Heat a large Dutch oven or soup pot over medium heat. Add bacon then brown and remove to a paper towel-lined plate to drain. Reserve bacon fat in the pot, adding extra extra virgin olive oil if necessary to have 2 Tablespoons fat in the pot total.
Add the onions, bell peppers, and celery to the pot then season with salt and pepper and saute until softened, 8-10 minutes. Season the chicken with salt and pepper then add to the pot with the Cajun seasoning and saute for 5 minutes. Add garlic then cook for 1 minute, stirring constantly.
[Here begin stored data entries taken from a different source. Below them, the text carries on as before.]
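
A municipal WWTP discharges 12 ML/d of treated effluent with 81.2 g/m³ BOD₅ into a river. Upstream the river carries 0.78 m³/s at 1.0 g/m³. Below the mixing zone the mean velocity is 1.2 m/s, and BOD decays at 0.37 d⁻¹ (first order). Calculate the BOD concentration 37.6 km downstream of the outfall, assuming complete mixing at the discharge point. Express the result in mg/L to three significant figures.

11.5 mg/L

12 ML/d = 0.1389 m³/s.
After complete mixing, C₀ = (0.1389·81.2 + 0.78·1) / 0.9189 = 13.12 mg/L.
Travel time t = 3.76e+04 m / 1.2 m/s = 3.133e+04 s = 0.3627 d.
C = 13.12·exp(−0.37·0.3627) = 13.12·0.8744 = 11.47 mg/L.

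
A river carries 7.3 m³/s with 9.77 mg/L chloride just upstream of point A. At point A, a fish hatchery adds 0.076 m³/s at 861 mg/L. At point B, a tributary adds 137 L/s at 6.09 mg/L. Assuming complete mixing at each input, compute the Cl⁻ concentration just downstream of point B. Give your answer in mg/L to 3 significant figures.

After input A: C = (7.3·9.77 + 0.076·861) / 7.376 = 18.54 mg/L.
137 L/s = 0.137 m³/s.
After input B: C = (7.376·18.54 + 0.137·6.09) / 7.513 = 18.31 mg/L.

18.3 mg/L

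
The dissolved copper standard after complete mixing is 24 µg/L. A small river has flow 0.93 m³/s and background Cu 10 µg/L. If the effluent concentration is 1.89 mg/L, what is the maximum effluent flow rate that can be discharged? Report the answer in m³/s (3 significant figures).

0.00698 m³/s

10 µg/L = 0.01 mg/L.
24 µg/L = 0.024 mg/L.
Mass balance at complete mixing: C_std·(Q_w + Q_r) = Q_w·C_e + Q_r·C_b.
Rearranging, Q_w = Q_r·(C_std − C_b)/(C_e − C_std) = 0.93·(0.024 − 0.01) / (1.89 − 0.024) = 0.006977 m³/s.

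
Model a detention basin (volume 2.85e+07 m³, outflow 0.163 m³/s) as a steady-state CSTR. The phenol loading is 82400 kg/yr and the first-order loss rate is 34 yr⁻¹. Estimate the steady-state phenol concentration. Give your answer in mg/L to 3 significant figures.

0.0846 mg/L

Outflow Q = 0.163 m³/s × 3.156e+07 s/yr = 5.144e+06 m³/yr.
Steady-state CSTR mass balance: W = Q·C + k·V·C, so C = W/(Q + kV).
Q + kV = 5.144e+06 + 34·2.85e+07 = 9.741e+08 m³/yr.
C = 82400/9.741e+08 = 8.459e-05 kg/m³ = 0.08459 mg/L.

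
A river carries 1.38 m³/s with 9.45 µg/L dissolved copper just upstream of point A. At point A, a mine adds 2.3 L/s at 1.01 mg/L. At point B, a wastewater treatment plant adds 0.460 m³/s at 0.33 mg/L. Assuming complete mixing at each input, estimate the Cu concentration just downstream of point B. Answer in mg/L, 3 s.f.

0.0907 mg/L

9.45 µg/L = 0.00945 mg/L.
2.3 L/s = 0.0023 m³/s.
After input A: C = (1.38·0.00945 + 0.0023·1.01) / 1.382 = 0.01111 mg/L.
After input B: C = (1.382·0.01111 + 0.46·0.33) / 1.842 = 0.09074 mg/L.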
Sprinkle flour over the vegetables and chicken then stir to combine and cook while stirring constantly until the flour turns golden brown, 3 minutes. Slowly stream in the chicken broth while stirring and scraping up any brown bits from the bottom of the pot. Add the crushed tomatoes, water, bay leaves, red chili pepper flakes, and salt then turn the heat up to high to bring the soup to a simmer.
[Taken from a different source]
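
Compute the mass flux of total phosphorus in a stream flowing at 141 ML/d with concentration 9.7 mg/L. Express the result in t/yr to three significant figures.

141 ML/d = 1.632 m³/s.
Mass flux = Q·C = 1.632 m³/s × 9.7 g/m³ = 15.83 g/s.
= 15.83 g/s × 31.56 = 499.6 t/yr.

500 t/yr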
Once simmering, add the rice then stir to combine and cover the pot with a lid. Turn the heat down to low and simmer, stirring occasionally, for 15-20 minutes or until rice is just barely tender (it will continue to cook and soften in the hot soup.) Add cooked bacon back into the soup then let it sit and thicken off the heat for 10 minutes. Remove bay leaves and serve.